To be more specific, a class is just an object, which also follows
normal access control (public: everyone, private: me only, protected:
descendants)

Although this is very consequent, it makes it sometimes a pain, like in
your example. I also ran into this issue a while ago, I decided just to
go public with one helper initializer and by documenting it as private
in the API.

>
> You could have a flag in your class that would prevent the calling of
> the initialization method more than once.
>
> -austin


List Recv

6/26/2006 3:51:00 AM

0

I think it is an issue of implenetation versus intention.

Implementation wise, it makes sense. Class methods aren't to be viewed
as static methods of the class - they're methods of a different class,
of class Class.

Intention wise - it seems wrong to me. I should be able to mark
methods as not being part of the public interface, but usable in
constructors and other "static" methods.

Reminds me of the ol' Unix
you-can-delete-a-file-that-you-don't-have-write-permissions-to paradox.
Looking at the implementation, you can understand this (deleting a
file is not writing to it but rather to its directory).

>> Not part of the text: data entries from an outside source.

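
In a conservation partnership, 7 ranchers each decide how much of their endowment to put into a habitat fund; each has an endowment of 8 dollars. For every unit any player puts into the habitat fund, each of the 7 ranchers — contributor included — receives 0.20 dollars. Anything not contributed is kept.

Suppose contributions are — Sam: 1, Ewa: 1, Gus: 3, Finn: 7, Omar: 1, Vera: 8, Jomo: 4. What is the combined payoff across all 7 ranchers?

66.00 dollars

Total contributed: 1 + 1 + 3 + 7 + 1 + 8 + 4 = 25; total kept: 7 × 8 − 25 = 31.
The habitat fund pays out 0.20 × 7 × 25 = 35.00 in aggregate.
Group total = 31 + 35.00 = 66.00.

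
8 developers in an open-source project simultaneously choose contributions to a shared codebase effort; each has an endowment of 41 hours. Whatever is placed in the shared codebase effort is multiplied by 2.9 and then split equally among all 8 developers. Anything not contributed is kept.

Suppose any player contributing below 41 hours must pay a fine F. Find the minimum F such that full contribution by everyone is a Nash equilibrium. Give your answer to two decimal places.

Given the others contribute fully, the best deviation is to contribute 0 (any partial contribution still incurs the fine and gives up units whose private return 0.3625 is below 1).
Deviating from 41 to 0 saves 41 hours but forfeits the deviator's share of the drop in the shared codebase effort: 2.9/8 × 41 = 14.86.
So the deviation gain is 41 − 14.86 = 26.14, and the fine must be at least 26.14 hours to wipe it out.

26.14 hours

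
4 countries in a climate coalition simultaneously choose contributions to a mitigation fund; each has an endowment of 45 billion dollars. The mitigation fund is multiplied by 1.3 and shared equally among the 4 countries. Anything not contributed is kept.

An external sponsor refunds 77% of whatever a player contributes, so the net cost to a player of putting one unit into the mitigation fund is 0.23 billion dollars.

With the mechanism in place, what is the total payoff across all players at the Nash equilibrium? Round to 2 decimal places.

Under the mechanism each unit contributed yields (1.3/4) / 0.23 = 1.4130 back to its contributor per unit of net cost, which exceeds 1, making full contribution the dominant choice for everyone.
At the Nash equilibrium everyone contributes 45. Group total payoff = 4 × (45 × 0.77 + 1.3 × 45) = 372.60.

372.60 billion dollars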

Intention
wise, it's wrong. What surprises me is that Ruby seems to go with the
OO theme of focusing on intention, not implementation.

My 2 cents.


zycte wrote:
> On 2006-06-23 13:59:38 +0200, "Austin Ziegler" <halostatue@gmail.com> said:
>
> > listrecv@gmail.com wrote:
> >> All these techniques are hackish, in that you need to set up an access
> >> control means and break it.
> >>
> >> Is there no way to mark a method as "may be called by the instance as
> >> well as by class methods"?
> >
> > No. Because "class methods" aren't what you think they are.
>
> To be more specific, a class is just an object, which also follows
> normal access control (public: everyone, private: me only, protected:
> descendants)
>
> Although this is very consequent, it makes it sometimes a pain, like in
> your example. I also ran into this issue a while ago, I decided just to
> go public with one helper initializer and by documenting it as private
> in the API.
>
> >
> > You could have a flag in your class that would prevent the calling of
> > the initialization method more than once.